Wed Jul 30 15:48:39 CEST 2003

> -----Original Message-----
> From: egenix-users-bounces at lists.egenix.com
> [mailto:egenix-users-bounces at lists.egenix.com]On Behalf Of
> stuff at mailzilla.net
> Sent: Wednesday, July 30, 2003 2:43 PM
> To: egenix-users at lists.egenix.com
> Subject: [egenix-users] cursor.rowcount abnormalities and performance
> question
>
[questions on setting of rowcount deferred to Masrc-Andre]

> I generally use rowcount to determine whether I need to retreive
> records using fetchone inside a while loop (no need to
> execute the loop
> if rowcount is 0).  It's a little cleaner if I can reliably
> use rowcount
> but if the value doesn't sync with the actual result set then
> I can safely
> do something like this:
>
> while 1:
>    row = c.fetchone()
>    if not row: break
>    processTheRecord(row)
>
> If rowcount can be relied upon, I could do this, which is
> much cleaner:
>
> for i in range(c.rowcount):
>    row = c.fetchone

	row = c.fetchone()

>    processTheRecord(row)
>
>
> Performance question- Since I need to perform some
> manipulation on each
> record I believe it is more efficient to perform a while loop and
> fetchone rather than getting everything via fetchall and then
> iterating
> over that result (since theoretically, fetchall would be
> iterating to get
> each record so technically speaking that would require
> iterating twice).
> If this assumption is false, please let me know.  Perhaps
> there are some
> internal ODBC/mxODBC optimizations that allow fetchall to
> actually perform
> much faster than several fetchone's.  My concern is that if fetchall
> iterates through the result set to produce the list of rows
> and then I am
> iterating through the fetched list then I can accomplish the
> same goal w/
> 1 less iteration via a series of fetchone's.  Also, I imagine
> it would be
> safer to process each record individually then fetching the
> entire result
> set at once in terms of system resource utilization (i.e. if
> the result
> set were millions of records there would need to be data
> structs allocated
> to hold them).
>
In fact by using fetchone() you are likely to be less efficient, though
I don't have specific knowledge of the buffering employed by SQL Server.
I have certainly corresponded with other users who have started using
fetchall() on my advice and seen large performance improvements.

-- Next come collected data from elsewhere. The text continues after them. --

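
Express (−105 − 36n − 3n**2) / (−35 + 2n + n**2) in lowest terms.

Repeated division with remainder:
  −3n**2 − 36n − 105 = (−3)(n**2 + 2n − 35) + (−30n − 210)
  n**2 + 2n − 35 = (−(1/30)n + 1/6)(−30n − 210) + (0)
Last nonzero remainder: −30n − 210. Dividing through by −30 gives the monic gcd n + 7.
Cancel n + 7 from numerator and denominator to get the reduced form.

(−15 − 3n)/(−5 + n)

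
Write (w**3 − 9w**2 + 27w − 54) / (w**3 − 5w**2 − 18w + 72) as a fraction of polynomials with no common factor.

By polynomial division,
  w**3 − 9w**2 + 27w − 54 = (w**3 − 5w**2 − 18w + 72) + (−4w**2 + 45w − 126)
  w**3 − 5w**2 − 18w + 72 = (−(1/4)w − 25/16)(−4w**2 + 45w − 126) + ((333/16)w − 999/8)
  −4w**2 + 45w − 126 = (−(64/333)w + 112/111)((333/16)w − 999/8) + (0)
Last nonzero remainder: (333/16)w − 999/8. Dividing through by 333/16 gives the monic gcd w − 6.
Cancel w − 6 from numerator and denominator to get the reduced form.

(w**2 − 3w + 9)/(w**2 + w − 12)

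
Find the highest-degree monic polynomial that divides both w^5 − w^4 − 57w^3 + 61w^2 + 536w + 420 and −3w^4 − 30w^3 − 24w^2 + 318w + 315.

w^2 + 8w + 7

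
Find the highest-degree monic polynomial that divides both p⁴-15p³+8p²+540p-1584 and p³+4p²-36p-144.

p²-36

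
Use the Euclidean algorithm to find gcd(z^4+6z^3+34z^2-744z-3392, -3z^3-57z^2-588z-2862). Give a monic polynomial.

z^2+10z+106

Repeated division with remainder:
  z^4+6z^3+34z^2-744z-3392 = (-(1/3)z+13/3)(-3z^3-57z^2-588z-2862) + (85z^2+850z+9010)
  -3z^3-57z^2-588z-2862 = (-(3/85)z-27/85)(85z^2+850z+9010) + (0)
Last nonzero remainder: 85z^2+850z+9010. Dividing through by 85 gives the monic gcd z^2+10z+106.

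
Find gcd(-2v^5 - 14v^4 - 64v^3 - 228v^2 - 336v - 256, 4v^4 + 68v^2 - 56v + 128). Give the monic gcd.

By polynomial division,
  -2v^5 - 14v^4 - 64v^3 - 228v^2 - 336v - 256 = (-(1/2)v - 7/2)(4v^4 + 68v^2 - 56v + 128) + (-30v^3 - 18v^2 - 468v + 192)
  4v^4 + 68v^2 - 56v + 128 = (-(2/15)v + 2/25)(-30v^3 - 18v^2 - 468v + 192) + ((176/25)v^2 + (176/25)v + 2816/25)
  -30v^3 - 18v^2 - 468v + 192 = (-(375/88)v + 75/44)((176/25)v^2 + (176/25)v + 2816/25) + (0)
Last nonzero remainder: (176/25)v^2 + (176/25)v + 2816/25. Dividing through by 176/25 gives the monic gcd v^2 + v + 16.

v^2 + v + 16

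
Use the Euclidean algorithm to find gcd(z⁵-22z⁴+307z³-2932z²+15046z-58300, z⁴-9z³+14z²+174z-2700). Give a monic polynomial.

z²-6z+50

Apply the Euclidean algorithm:
  z⁵-22z⁴+307z³-2932z²+15046z-58300 = (z-13)(z⁴-9z³+14z²+174z-2700) + (176z³-2924z²+20008z-93400)
  z⁴-9z³+14z²+174z-2700 = ((1/176)z+335/7744)(176z³-2924z²+20008z-93400) + ((51901/1936)z²-(155703/968)z+1297525/968)
  176z³-2924z²+20008z-93400 = ((340736/51901)z-3616448/51901)((51901/1936)z²-(155703/968)z+1297525/968) + (0)
Last nonzero remainder: (51901/1936)z²-(155703/968)z+1297525/968. Dividing through by 51901/1936 gives the monic gcd z²-6z+50.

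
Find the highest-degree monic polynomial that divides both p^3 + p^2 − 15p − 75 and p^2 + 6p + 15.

By polynomial division,
  p^3 + p^2 − 15p − 75 = (p − 5)(p^2 + 6p + 15) + (0)
The last nonzero remainder p^2 + 6p + 15 is already monic.

p^2 + 6p + 15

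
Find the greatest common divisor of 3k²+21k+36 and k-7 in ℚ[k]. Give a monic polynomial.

By polynomial division,
  3k²+21k+36 = (3k+42)(k-7) + (330)
  k-7 = ((1/330)k-7/330)(330) + (0)
The last nonzero remainder is the constant 330, so the polynomials are coprime and gcd = 1.

1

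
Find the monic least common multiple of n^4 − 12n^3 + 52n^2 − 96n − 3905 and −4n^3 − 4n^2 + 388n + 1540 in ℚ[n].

Euclidean algorithm in ℚ[n]:
  n^4 − 12n^3 + 52n^2 − 96n − 3905 = (−(1/4)n + 13/4)(−4n^3 − 4n^2 + 388n + 1540) + (162n^2 − 972n − 8910)
  −4n^3 − 4n^2 + 388n + 1540 = (−(2/81)n − 14/81)(162n^2 − 972n − 8910) + (0)
Last nonzero remainder: 162n^2 − 972n − 8910. Dividing through by 162 gives the monic gcd n^2 − 6n − 55.
Then lcm(f, g) = f·g / gcd(f, g); expanding and making the result monic gives the answer.

n^5 − 5n^4 − 32n^3 + 268n^2 − 4577n − 27335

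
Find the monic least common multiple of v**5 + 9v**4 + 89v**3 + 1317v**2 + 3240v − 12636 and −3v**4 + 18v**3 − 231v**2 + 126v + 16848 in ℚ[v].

v**6 + v**5 + 17v**4 + 605v**3 − 7296v**2 − 38556v + 101088

Apply the Euclidean algorithm:
  v**5 + 9v**4 + 89v**3 + 1317v**2 + 3240v − 12636 = (−(1/3)v − 5)(−3v**4 + 18v**3 − 231v**2 + 126v + 16848) + (102v**3 + 204v**2 + 9486v + 71604)
  −3v**4 + 18v**3 − 231v**2 + 126v + 16848 = (−(1/34)v + 4/17)(102v**3 + 204v**2 + 9486v + 71604) + (0)
Last nonzero remainder: 102v**3 + 204v**2 + 9486v + 71604. Dividing through by 102 gives the monic gcd v**3 + 2v**2 + 93v + 702.
Then lcm(f, g) = f·g / gcd(f, g); expanding and making the result monic gives the answer.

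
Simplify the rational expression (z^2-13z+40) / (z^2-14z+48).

(z-5)/(z-6)

By polynomial division,
  z^2-13z+40 = (z^2-14z+48) + (z-8)
  z^2-14z+48 = (z-6)(z-8) + (0)
The last nonzero remainder z-8 is already monic.
Cancel z-8 from numerator and denominator to get the reduced form.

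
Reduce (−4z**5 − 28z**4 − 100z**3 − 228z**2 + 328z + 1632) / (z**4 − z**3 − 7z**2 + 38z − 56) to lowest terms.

Repeated division with remainder:
  −4z**5 − 28z**4 − 100z**3 − 228z**2 + 328z + 1632 = (−4z − 32)(z**4 − z**3 − 7z**2 + 38z − 56) + (−160z**3 − 300z**2 + 1320z − 160)
  z**4 − z**3 − 7z**2 + 38z − 56 = (−(1/160)z + 23/1280)(−160z**3 − 300z**2 + 1320z − 160) + ((425/64)z**2 + (425/32)z − 425/8)
  −160z**3 − 300z**2 + 1320z − 160 = (−(2048/85)z + 256/85)((425/64)z**2 + (425/32)z − 425/8) + (0)
Last nonzero remainder: (425/64)z**2 + (425/32)z − 425/8. Dividing through by 425/64 gives the monic gcd z**2 + 2z − 8.
Cancel z**2 + 2z − 8 from numerator and denominator to get the reduced form.

(−4z**3 − 20z**2 − 92z − 204)/(z**2 − 3z + 7)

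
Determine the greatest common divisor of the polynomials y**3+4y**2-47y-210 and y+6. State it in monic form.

y+6

By polynomial division,
  y**3+4y**2-47y-210 = (y**2-2y-35)(y+6) + (0)
The last nonzero remainder y+6 is already monic.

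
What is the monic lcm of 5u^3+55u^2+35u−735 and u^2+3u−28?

u^4+7u^3−37u^2−175u+588

By polynomial division,
  5u^3+55u^2+35u−735 = (5u+40)(u^2+3u−28) + (55u+385)
  u^2+3u−28 = ((1/55)u−4/55)(55u+385) + (0)
Last nonzero remainder: 55u+385. Dividing through by 55 gives the monic gcd u+7.
Then lcm(f, g) = f·g / gcd(f, g); expanding and making the result monic gives the answer.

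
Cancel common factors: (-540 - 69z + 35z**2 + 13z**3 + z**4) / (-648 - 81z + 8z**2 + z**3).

(-60 - z + 4z**2 + z**3)/(-72 - z + z**2)

Repeated division with remainder:
  z**4 + 13z**3 + 35z**2 - 69z - 540 = (z + 5)(z**3 + 8z**2 - 81z - 648) + (76z**2 + 984z + 2700)
  z**3 + 8z**2 - 81z - 648 = ((1/76)z - 47/722)(76z**2 + 984z + 2700) + (-(18942/361)z - 170478/361)
  76z**2 + 984z + 2700 = (-(13718/9471)z - 18050/3157)(-(18942/361)z - 170478/361) + (0)
Last nonzero remainder: -(18942/361)z - 170478/361. Dividing through by -18942/361 gives the monic gcd z + 9.
Cancel z + 9 from numerator and denominator to get the reduced form.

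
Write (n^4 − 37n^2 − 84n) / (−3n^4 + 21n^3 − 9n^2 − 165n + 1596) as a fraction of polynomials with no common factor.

Repeated division with remainder:
  n^4 − 37n^2 − 84n = (−1/3)(−3n^4 + 21n^3 − 9n^2 − 165n + 1596) + (7n^3 − 40n^2 − 139n + 532)
  −3n^4 + 21n^3 − 9n^2 − 165n + 1596 = (−(3/7)n + 27/49)(7n^3 − 40n^2 − 139n + 532) + (−(2280/49)n^2 + (6840/49)n + 9120/7)
  7n^3 − 40n^2 − 139n + 532 = (−(343/2280)n + 49/120)(−(2280/49)n^2 + (6840/49)n + 9120/7) + (0)
Last nonzero remainder: −(2280/49)n^2 + (6840/49)n + 9120/7. Dividing through by −2280/49 gives the monic gcd n^2 − 3n − 28.
Cancel n^2 − 3n − 28 from numerator and denominator to get the reduced form.

(−n^2 − 3n)/(3n^2 − 12n + 57)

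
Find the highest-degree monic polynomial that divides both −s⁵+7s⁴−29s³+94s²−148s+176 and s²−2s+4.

Repeated division with remainder:
  −s⁵+7s⁴−29s³+94s²−148s+176 = (−s³+5s²−15s+44)(s²−2s+4) + (0)
The last nonzero remainder s²−2s+4 is already monic.

s²−2s+4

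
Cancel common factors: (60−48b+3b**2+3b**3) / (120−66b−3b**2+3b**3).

(−2+b)/(−4+b)

Euclidean algorithm in ℚ[b]:
  3b**3+3b**2−48b+60 = (3b**3−3b**2−66b+120) + (6b**2+18b−60)
  3b**3−3b**2−66b+120 = ((1/2)b−2)(6b**2+18b−60) + (0)
Last nonzero remainder: 6b**2+18b−60. Dividing through by 6 gives the monic gcd b**2+3b−10.
Cancel b**2+3b−10 from numerator and denominator to get the reduced form.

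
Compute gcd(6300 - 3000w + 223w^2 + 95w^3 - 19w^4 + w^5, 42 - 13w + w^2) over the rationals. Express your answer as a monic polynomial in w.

42 - 13w + w^2

Euclidean algorithm in ℚ[w]:
  w^5 - 19w^4 + 95w^3 + 223w^2 - 3000w + 6300 = (w^3 - 6w^2 - 25w + 150)(w^2 - 13w + 42) + (0)
The last nonzero remainder w^2 - 13w + 42 is already monic.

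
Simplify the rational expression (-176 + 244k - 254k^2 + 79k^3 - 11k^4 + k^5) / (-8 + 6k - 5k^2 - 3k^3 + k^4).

(44 - 6k + k^2)/(2 + k)

Apply the Euclidean algorithm:
  k^5 - 11k^4 + 79k^3 - 254k^2 + 244k - 176 = (k - 8)(k^4 - 3k^3 - 5k^2 + 6k - 8) + (60k^3 - 300k^2 + 300k - 240)
  k^4 - 3k^3 - 5k^2 + 6k - 8 = ((1/60)k + 1/30)(60k^3 - 300k^2 + 300k - 240) + (0)
Last nonzero remainder: 60k^3 - 300k^2 + 300k - 240. Dividing through by 60 gives the monic gcd k^3 - 5k^2 + 5k - 4.
Cancel k^3 - 5k^2 + 5k - 4 from numerator and denominator to get the reduced form.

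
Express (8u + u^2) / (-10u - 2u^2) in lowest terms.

Repeated division with remainder:
  u^2 + 8u = (-1/2)(-2u^2 - 10u) + (3u)
  -2u^2 - 10u = (-(2/3)u - 10/3)(3u) + (0)
Last nonzero remainder: 3u. Dividing through by 3 gives the monic gcd u.
Cancel u from numerator and denominator to get the reduced form.

(-8 - u)/(10 + 2u)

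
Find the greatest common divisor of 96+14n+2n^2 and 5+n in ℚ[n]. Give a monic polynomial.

1

Apply the Euclidean algorithm:
  2n^2+14n+96 = (2n+4)(n+5) + (76)
  n+5 = ((1/76)n+5/76)(76) + (0)
The last nonzero remainder is the constant 76, so the polynomials are coprime and gcd = 1.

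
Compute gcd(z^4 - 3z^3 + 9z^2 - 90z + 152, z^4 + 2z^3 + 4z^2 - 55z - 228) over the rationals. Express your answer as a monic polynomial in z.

Repeated division with remainder:
  z^4 - 3z^3 + 9z^2 - 90z + 152 = (z^4 + 2z^3 + 4z^2 - 55z - 228) + (-5z^3 + 5z^2 - 35z + 380)
  z^4 + 2z^3 + 4z^2 - 55z - 228 = (-(1/5)z - 3/5)(-5z^3 + 5z^2 - 35z + 380) + (0)
Last nonzero remainder: -5z^3 + 5z^2 - 35z + 380. Dividing through by -5 gives the monic gcd z^3 - z^2 + 7z - 76.

z^3 - z^2 + 7z - 76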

There's also a middle way, using fetchmany() to retrieve chunks of
several rows at a time. This avoids the necessity to buffer all query
output on the client side, which is the main inefficiency you'd be
likely to induce with indiscriminate use of fetchall(). But unless
*very* large datasets are involved, fetchall() is an easy way out:

	data = curs.fetchall()
	for row in data:
		processTheRecord(row)

> I'm curious to see if my reluctance to use fetchall is well-founded or
> overly paranoid.
>
> Thanks for any info,
>
Well, timings and memory usage measurements are probably going to be
your best guides, but I'd be prepared to bet that for record sets of
less than five thousand rows (and rows less than a kilobyte in size) the
convenience of fetchall() won't bring any noticeable penalty.

regards
--
Steve Holden                                 http://www.holdenweb.com/
Python Web Programming                http://pydish.holdenweb.com/pwp/